A day of silence on the economic calendar for the UK yesterday did not aid the Pound whatsoever. Sterling movements were wholly driven by data from its most traded counterparts and as a result the Pound lost some ground - particularly against the USD.

GBP is trading with an air of softness at the moment since the IMF stated it is up to 10% overvalued and as the USD begins to gain momentum we could see a role reversal between the Pound and the Dollar. Following positive US data during yesterday afternoon the pair traded down from highs of 1.6955 to lows of 1.6889 before tentatively settling marginally over the 1.69 handle ahead of the Interest Rate Decision, Asset Purchase Facility and Press Conference in the States at 7pm BST.

With no significant data from the UK today, the Pound could well find itself under more pressure, especially if the US post positive un/employment figures once again.

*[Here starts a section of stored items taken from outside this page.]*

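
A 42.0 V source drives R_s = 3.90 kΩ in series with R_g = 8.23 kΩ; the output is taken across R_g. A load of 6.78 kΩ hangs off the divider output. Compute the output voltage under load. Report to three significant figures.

The load sits in parallel with R_g: R_g‖R_L = (8.23 × 6.78) / (8.23 + 6.78) = 3.717 kΩ.
V_out = 42.0 × 3.717 / (3.90 + 3.717) = 42.0 × 3.717/7.617 = 20.5 V.
(Unloaded it would have been 28.5 V.)

V_out ≈ 20.5 V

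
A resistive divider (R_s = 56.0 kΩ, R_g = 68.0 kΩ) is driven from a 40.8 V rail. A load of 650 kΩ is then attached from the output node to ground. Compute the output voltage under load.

The load sits in parallel with R_g: R_g‖R_L = (68.0 × 650) / (68.0 + 650) = 61.56 kΩ.
V_out = 40.8 × 61.56 / (56.0 + 61.56) = 40.8 × 61.56/117.6 = 21.4 V.

V_out ≈ 21.4 V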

Much like Sterling, the Euro also lost ground against the USD yesterday, however, the support level was broken prior to the wave of US data in the evening. As mentioned in yesterdays report, a breach below 1.34 was the next target for the pair and USD maintained its recent momentum – as a result the Euro lost significant ground and traded as low as 1.3367.

On a macroeconomic data front, we witnessed a less than inspiring day for the Eurozone. On the morning session the release of the sentiment and confidence index’s produced a mixed bag of results, however, these did not do anything to prop the bloc currency up. German inflation data come in as expected for the most part with Harmonised Index of Consumer Prices showing that inflation has slowed to 0.8% from 1% YOY.

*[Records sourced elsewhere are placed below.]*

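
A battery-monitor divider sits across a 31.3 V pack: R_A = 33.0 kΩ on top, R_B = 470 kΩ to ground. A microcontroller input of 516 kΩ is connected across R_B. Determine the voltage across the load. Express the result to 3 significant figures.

The load sits in parallel with R_B: R_B‖R_L = (470 × 516) / (470 + 516) = 246.0 kΩ.
V_out = 31.3 × 246.0 / (33.0 + 246.0) = 31.3 × 246.0/279.0 = 27.6 V.
(Unloaded it would have been 29.2 V.)

V_out ≈ 27.6 V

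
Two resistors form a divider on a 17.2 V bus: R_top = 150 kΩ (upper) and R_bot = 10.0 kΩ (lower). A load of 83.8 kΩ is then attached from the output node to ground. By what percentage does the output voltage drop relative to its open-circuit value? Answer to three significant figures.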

This morning we have the release of the German Unemployment Rate at 8:55am, followed later at 10am by Eurozone CPI (Inflation). If we see a significant decline in Eurozone inflation the ECB are unlikely to announce any further stimulus, insisting that the current package needs time to feed into the economy. This could make the inflation figures today slightly less important than that of before the rate cut.

Yesterday was the day of the Dollar as it gained significant ground against some of its most of its most traded counterparts. From a fundamental point of view, indeed many of us expected the US GDP figure released yesterday to far exceed that of Q1 2014 when we saw -2.9% posted. What the market did not anticipate was US GDP to exceeding consensus by a full 1%, coming in at 4% for Q2. As a result and as aforementioned in this report, the USD rallied and pushed Sterling below 1.69 and into the 1.33’s against the Euro.

On the evening session and despite the USD performing impressively of late, the FOMC Statement did little to back the data up. Yellen and Co once again put forth a dovish tone but they did go ahead and taper QE by a further $10bn pcm and hold the interest rate at 0.25%. Q1 GDP was revised from -2.9% to -2.1% showing that the Q1 decline was not as bad as we were told initially. Unlike many market participants it would seem that the FOMC aren’t getting too carried away, however, the level of transparency from the FED is now being questioned, especially given that the FOMC refuse to comment on when the interest rate might rise. The FED are most likely taking a measured approach to be risk averse – the market is likely to go haywire should they start to give a solid idea or hint of when we could see a rate rise.

Later this afternoon we have the release of Initial & Continuing Jobless Claims at 13:30pm, followed by Chicago Purchasing Managers Index at 14:45pm – the market is likely to trade in anticipation of tomorrow’s Non-Farm Payrolls, Unemployment Rate and ISM Manufacturing.